The parties accused the PSD this Wednesday of having resorted to a “postponement procedure” to postpone the vote on the diploma on the decriminalization of medically assisted death and questioned the proposal for a referendum at an advanced stage of the legislative process .
Deputy Paula Cardoso, from the PSD, requested that this vote on the specialty be postponed by one week, recalling that her party has tabled a draft resolution in parliament calling for a referendum on the decriminalization of medically assisted death, and that the conference of leaders will discuss the issue today.
“I think it would be important for us to be aware of this decision and it would not be another week’s delay for this issue to be compromised in any way,” the Social Democrat defended.
However, this request was not accepted by the other parties and the final text on the decriminalization of medically assisted death was approved today in the specialty, with votes against Chega and PCP, PSD abstention and votes for PS, IL and BE.
PS deputy Isabel Moreira said that “it is clear to all Portuguese that this is no more than a slow tool”.
“As you can see, what is invoked is what the conference of leaders will analyze. The position of the PS on the referendum issue was already articulated during this legislature in June and therefore the respect that the people waiting for a law have already discussed so much, already so debated, already postponed three times without at any of these times the PSD mentioning this sudden intention to endorse this issue in line with what happened with Chega in June deserves nothing more from us than a no to the hand lying reasons”, he criticized.
Chega, who has already asked for a postponement twice, was the only party to support the PSD’s request, with deputy Pedro Pinto arguing that “it doesn’t make much sense to vote in the morning when a decision on this resolution project”.
The parliamentary leader of the BE, who disagreed with the postponement, also criticized Chega for claiming that the draft resolution of the PSD cannot be accepted as the Constitution states that “the projects and proposals for laws and final rejected referenda are not renewed may be in the same legislature”.
In June (in this legislature), parliament rejected a proposal by Chega for a referendum on euthanasia.
Ahead of the discussion at the Leaders’ Conference, Pedro Filipe Soares rejected that “the right of a parliamentary group to an initiative may prevent another parliamentary group from presenting a related initiative, because the constitutional requirement is that Members cannot repeat initiatives themselves , but it does not prevent the other factions”.
Still, the bloquista deputy accused the PSD of attempting “a fulminating, lightning-fast planning, not found in any regimental forecast”.

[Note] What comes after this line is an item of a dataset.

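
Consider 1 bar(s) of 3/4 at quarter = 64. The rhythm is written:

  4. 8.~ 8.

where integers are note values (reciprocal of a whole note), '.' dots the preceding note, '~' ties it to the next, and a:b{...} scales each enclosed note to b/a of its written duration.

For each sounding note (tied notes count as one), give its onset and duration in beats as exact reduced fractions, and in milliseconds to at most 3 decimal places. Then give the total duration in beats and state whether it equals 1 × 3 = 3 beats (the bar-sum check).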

“This has nothing to do with other parliamentary groups consummating their own initiative rights, it has to do with the fact that a parliamentary group is not able at the 25th hour to devise delaying means to delay a process that has been going on for several going on for years, not to be consumed for months,” he criticized.
For the Liberal Initiative, MP Patrícia Gilvaz spoke out against the postponement, expressing “serious doubts about the viability of the referendum on constitutional issues related to endorsing unavailable rights, such as the right to life.”
“In addition, I don’t understand why the PSD is only now showing interest in approving this case, it had a lot of time to do so until now, but it didn’t,” and “she is trying to use yet another means of procrastination to get the even more a process that is about to be completed,” he criticized.
Communist Alma Rivera rejected “that questions of fundamental rights should be endorsed” and believed that “this Assembly has all the conditions to decide this subject”.
For the PSD, Paula Cardoso justified the ‘timing’ of the submission of the referendum request with the fact that the text to be included in the law is only now known.
The deputy distinguished the PSD initiative from that of Chega (rejected in June), defending that the Social Democrats “do not follow” that party and that President Luís Montenegro has been defending a referendum “for ten years”.
Paula Cardoso acknowledged that the issue was the subject of “very great maturation” in parliament, but believed that there is “appropriate clarification and sufficient awareness of the people”.